Giampaolo ha studiato da vicino il Barcellona: "Lo stage che ho fatto lì è stato un’esperienza che mi ha fatto vedere il calcio da un’altra prospettiva. Ciò che mi ha colpito di più è il modello uguale per tutti: i ragazzini di 10 anni fanno gli stessi allenamenti della prima squadra. In Italia invece gli allenatori del settore giovanile propongono ognuno il proprio tipo di calcio. Là tutti i tecnici sono al servizio di un modello e non di se stessi. Appena tornato, andai al Cesena ed ebbi l’idea di proporre quel tipo di calcio. Fu un errore: se non hai qualità di palleggio, è un suicidio. Ma qualcosa mi è rimasto dentro e l’ho ripescato nel tempo. Empoli mi ha permesso di applicare certe idee. Qualità? Non deve essere anarchica. Deve essere al servizio della squadra".

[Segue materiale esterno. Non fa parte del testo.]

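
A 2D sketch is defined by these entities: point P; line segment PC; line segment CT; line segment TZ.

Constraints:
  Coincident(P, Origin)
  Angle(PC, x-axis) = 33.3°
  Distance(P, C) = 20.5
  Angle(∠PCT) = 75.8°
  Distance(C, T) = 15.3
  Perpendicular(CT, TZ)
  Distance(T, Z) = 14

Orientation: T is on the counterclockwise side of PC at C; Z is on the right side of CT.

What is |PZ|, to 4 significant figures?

35.40

∠PCT = 75.8°, so CT runs at 33.3° + (180° − 75.8°) = 137.5° from the x-axis; with |CT| = 15.3, T = C + 15.3·(cos 137.5°, sin 137.5°) = (5.854, 21.59). CT is perpendicular to TZ; with |TZ| = 14.0 on the right of CT, Z = T + 14.0·(0.6756, 0.7373) = (15.31, 31.91). Then |PZ| = |Z − P| = 35.40.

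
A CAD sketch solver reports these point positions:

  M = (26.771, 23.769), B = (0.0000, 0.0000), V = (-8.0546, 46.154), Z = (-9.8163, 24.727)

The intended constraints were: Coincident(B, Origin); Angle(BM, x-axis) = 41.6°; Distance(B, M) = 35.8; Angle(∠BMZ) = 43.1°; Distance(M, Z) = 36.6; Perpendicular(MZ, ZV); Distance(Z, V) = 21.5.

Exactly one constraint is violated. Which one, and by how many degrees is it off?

Perpendicular(MZ, ZV) — off by 3.20°.

B = (0.00, 0.00) ✓; BM at 41.60° ✓; |BM| = 35.80 ✓; ∠BMZ = 43.10° ✓; |MZ| = 36.60 ✓; ∠(MZ, ZV) = 93.20° ✗; |ZV| = 21.50 ✓.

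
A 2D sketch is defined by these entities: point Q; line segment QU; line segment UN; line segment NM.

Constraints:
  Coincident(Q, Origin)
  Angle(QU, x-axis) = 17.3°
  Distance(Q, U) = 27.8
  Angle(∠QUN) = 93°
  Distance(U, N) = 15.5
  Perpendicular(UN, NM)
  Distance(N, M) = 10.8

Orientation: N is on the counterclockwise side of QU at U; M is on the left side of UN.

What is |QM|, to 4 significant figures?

23.98

Q is at the origin; QU runs at 17.3° with length 27.8, so U = 27.8·(cos 17.3°, sin 17.3°) = (26.54, 8.267). ∠QUN = 93.0°, so UN runs at 17.3° + (180° − 93.0°) = 104.3° from the x-axis; with |UN| = 15.5, N = U + 15.5·(cos 104.3°, sin 104.3°) = (22.71, 23.29). The perpendicularity gives NM at right angles to UN; with |NM| = 10.8 on the left of UN, M = N + 10.8·(-0.9690, -0.2470) = (12.25, 20.62). Then |QM| = |M − Q| = 23.98.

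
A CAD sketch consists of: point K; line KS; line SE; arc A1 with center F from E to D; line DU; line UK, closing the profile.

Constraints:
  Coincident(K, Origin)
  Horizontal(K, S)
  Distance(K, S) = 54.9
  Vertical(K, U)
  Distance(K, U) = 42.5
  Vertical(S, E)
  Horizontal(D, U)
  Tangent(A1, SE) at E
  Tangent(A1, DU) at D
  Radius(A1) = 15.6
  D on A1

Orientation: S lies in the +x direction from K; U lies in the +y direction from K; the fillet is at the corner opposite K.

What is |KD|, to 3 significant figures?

57.9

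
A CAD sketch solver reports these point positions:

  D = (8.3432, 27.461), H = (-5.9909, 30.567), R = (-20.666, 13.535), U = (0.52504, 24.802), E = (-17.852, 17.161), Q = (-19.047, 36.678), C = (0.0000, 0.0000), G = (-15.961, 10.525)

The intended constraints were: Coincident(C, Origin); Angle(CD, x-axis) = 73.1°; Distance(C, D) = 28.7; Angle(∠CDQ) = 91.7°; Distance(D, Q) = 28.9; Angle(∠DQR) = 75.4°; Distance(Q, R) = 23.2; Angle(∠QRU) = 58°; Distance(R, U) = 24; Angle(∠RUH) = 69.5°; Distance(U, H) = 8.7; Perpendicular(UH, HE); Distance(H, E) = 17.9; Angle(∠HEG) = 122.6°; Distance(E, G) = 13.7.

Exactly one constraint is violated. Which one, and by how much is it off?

Distance(E, G) = 13.7 — off by 6.80.

C = (0.00, 0.00) ✓; CD at 73.10° ✓; |CD| = 28.70 ✓; ∠CDQ = 91.70° ✓; |DQ| = 28.90 ✓; ∠DQR = 75.40° ✓; |QR| = 23.20 ✓; ∠QRU = 58.00° ✓; |RU| = 24.00 ✓; ∠RUH = 69.50° ✓; |UH| = 8.700 ✓; ∠(UH, HE) = 90.00° ✓; |HE| = 17.90 ✓; ∠HEG = 122.6° ✓; |EG| = 6.900 ✗.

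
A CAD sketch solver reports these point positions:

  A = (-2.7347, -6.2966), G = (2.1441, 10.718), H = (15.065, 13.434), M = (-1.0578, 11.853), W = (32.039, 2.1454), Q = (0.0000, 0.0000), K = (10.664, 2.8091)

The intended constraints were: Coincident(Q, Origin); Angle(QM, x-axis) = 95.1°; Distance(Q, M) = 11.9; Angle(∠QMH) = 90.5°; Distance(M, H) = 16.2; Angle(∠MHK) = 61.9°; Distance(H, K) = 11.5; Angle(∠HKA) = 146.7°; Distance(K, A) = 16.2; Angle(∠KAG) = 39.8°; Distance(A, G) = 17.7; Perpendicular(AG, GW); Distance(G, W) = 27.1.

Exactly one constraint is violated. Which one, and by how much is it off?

Distance(G, W) = 27.1 — off by 4.00.

Q = (0.00, 0.00) ✓; QM at 95.10° ✓; |QM| = 11.90 ✓; ∠QMH = 90.50° ✓; |MH| = 16.20 ✓; ∠MHK = 61.90° ✓; |HK| = 11.50 ✓; ∠HKA = 146.7° ✓; |KA| = 16.20 ✓; ∠KAG = 39.80° ✓; |AG| = 17.70 ✓; ∠(AG, GW) = 90.00° ✓; |GW| = 31.10 ✗.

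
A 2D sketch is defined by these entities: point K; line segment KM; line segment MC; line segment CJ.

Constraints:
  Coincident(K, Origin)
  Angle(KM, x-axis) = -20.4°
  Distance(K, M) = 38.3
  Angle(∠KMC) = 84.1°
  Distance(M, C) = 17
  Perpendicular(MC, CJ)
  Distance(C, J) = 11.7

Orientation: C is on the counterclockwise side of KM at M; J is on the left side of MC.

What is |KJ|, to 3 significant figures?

29.5

∠KMC = 84.1°, so MC runs at -20.4° + (180° − 84.1°) = 75.5° from the x-axis; with |MC| = 17.0, C = M + 17.0·(cos 75.5°, sin 75.5°) = (40.2, 3.11). MC is perpendicular to CJ; with |CJ| = 11.7 on the left of MC, J = C + 11.7·(-0.968, 0.250) = (28.8, 6.04). Then |KJ| = |J − K| = 29.5.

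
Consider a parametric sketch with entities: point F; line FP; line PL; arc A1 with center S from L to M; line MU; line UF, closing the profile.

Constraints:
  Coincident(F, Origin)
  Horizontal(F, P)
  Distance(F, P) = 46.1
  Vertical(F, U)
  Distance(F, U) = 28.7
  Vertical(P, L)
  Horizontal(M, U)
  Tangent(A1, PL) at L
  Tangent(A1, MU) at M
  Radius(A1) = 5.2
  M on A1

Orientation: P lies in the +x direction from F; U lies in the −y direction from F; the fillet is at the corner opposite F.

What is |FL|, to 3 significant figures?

51.7

F is at the origin; FP is horizontal with |FP| = 46.1 and P on the +x side, so P = (46.1, 0.00). F and U share the same x with |FU| = 28.7 and U on the −y side, so U = (0.00, -28.7). The virtual corner opposite F is at (46.1, -28.7). Since A1 is tangent to PL there, SL ⟂ PL and tangency of A1 to MU means the radius SM is perpendicular to MU, with radius 5.2, so the center S sits 5.2 in from both sides at S = (40.9, -23.5). That places the tangent points at L = (46.1, -23.5) on PL and M = (40.9, -28.7) on MU. Then |FL| = |L − F| = 51.7.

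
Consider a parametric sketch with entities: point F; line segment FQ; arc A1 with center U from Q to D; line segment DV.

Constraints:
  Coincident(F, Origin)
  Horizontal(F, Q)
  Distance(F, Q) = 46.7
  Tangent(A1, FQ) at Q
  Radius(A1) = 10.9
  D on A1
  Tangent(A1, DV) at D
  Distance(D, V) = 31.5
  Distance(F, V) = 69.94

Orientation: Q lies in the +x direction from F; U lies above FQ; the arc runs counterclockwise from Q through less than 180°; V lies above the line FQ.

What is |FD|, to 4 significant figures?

58.76

F is at the origin; F and Q share the same y with |FQ| = 46.7 and Q on the +x side, so Q = (46.70, 0.000). Tangency of A1 to FQ means the radius UQ is perpendicular to FQ, so U = Q + (0, 10.9) = (46.70, 10.90). Since UD ⟂ DV (tangency), |UV| = √(10.9² + 31.5²) = 33.33 regardless of where D sits on A1. So V lies on both circle(F, 69.94) and circle(U, 33.33); the above-FQ intersection is V = (55.02, 43.18). D is the foot of the tangent from V: D = (57.56, 11.78).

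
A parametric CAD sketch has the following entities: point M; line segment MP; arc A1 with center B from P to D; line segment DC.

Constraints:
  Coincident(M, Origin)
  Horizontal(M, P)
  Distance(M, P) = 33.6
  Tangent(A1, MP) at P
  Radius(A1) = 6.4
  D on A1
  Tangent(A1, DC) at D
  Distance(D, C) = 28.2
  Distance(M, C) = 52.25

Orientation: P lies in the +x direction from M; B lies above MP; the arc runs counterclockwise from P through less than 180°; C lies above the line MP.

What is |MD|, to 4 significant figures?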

Società? Non deve mai mancare l'appoggio all'allenatore: "Siamo dei precari: perdi tre partite e puoi andare a casa. La credibilità è fondamentale e basta smarrirne un filo per avere problemi, perché i giocatori ti pesano, ti valutano in ogni momento. Il calciatore percepisce se la strada che vuole seguire il tecnico è per lui conveniente. E davanti alla squadra il club ti deve tutelare, sostenere le tue scelte. Non può ammettere che un giocatore vada dal d.s. o dal presidente a lamentarsi e rispondergli magari 'Sì, il mister ha sbagliato'. Così sei morto. E’ questione di leadership, che il giocatore deve riconoscere senza che il tecnico abbia necessità di riaffermarla continuamente. E’ il club che fa la differenza. Io non ho mai chiamato i miei presidenti, sapere che ci sono calciatori che lo fanno è qualcosa che non si può sentire. Per il mio modo di ragionare io non posso arrivare a lui, devo relazionarmi con il direttore".

Gavetta importante? "Se il club ti sceglie non è colpa tua. E’ la società che decide e che deve sapere se quell’allenatore rischia di bruciarsi. Ci sono treni che passano mezza volta, e in certi casi mai. Giusto salirci".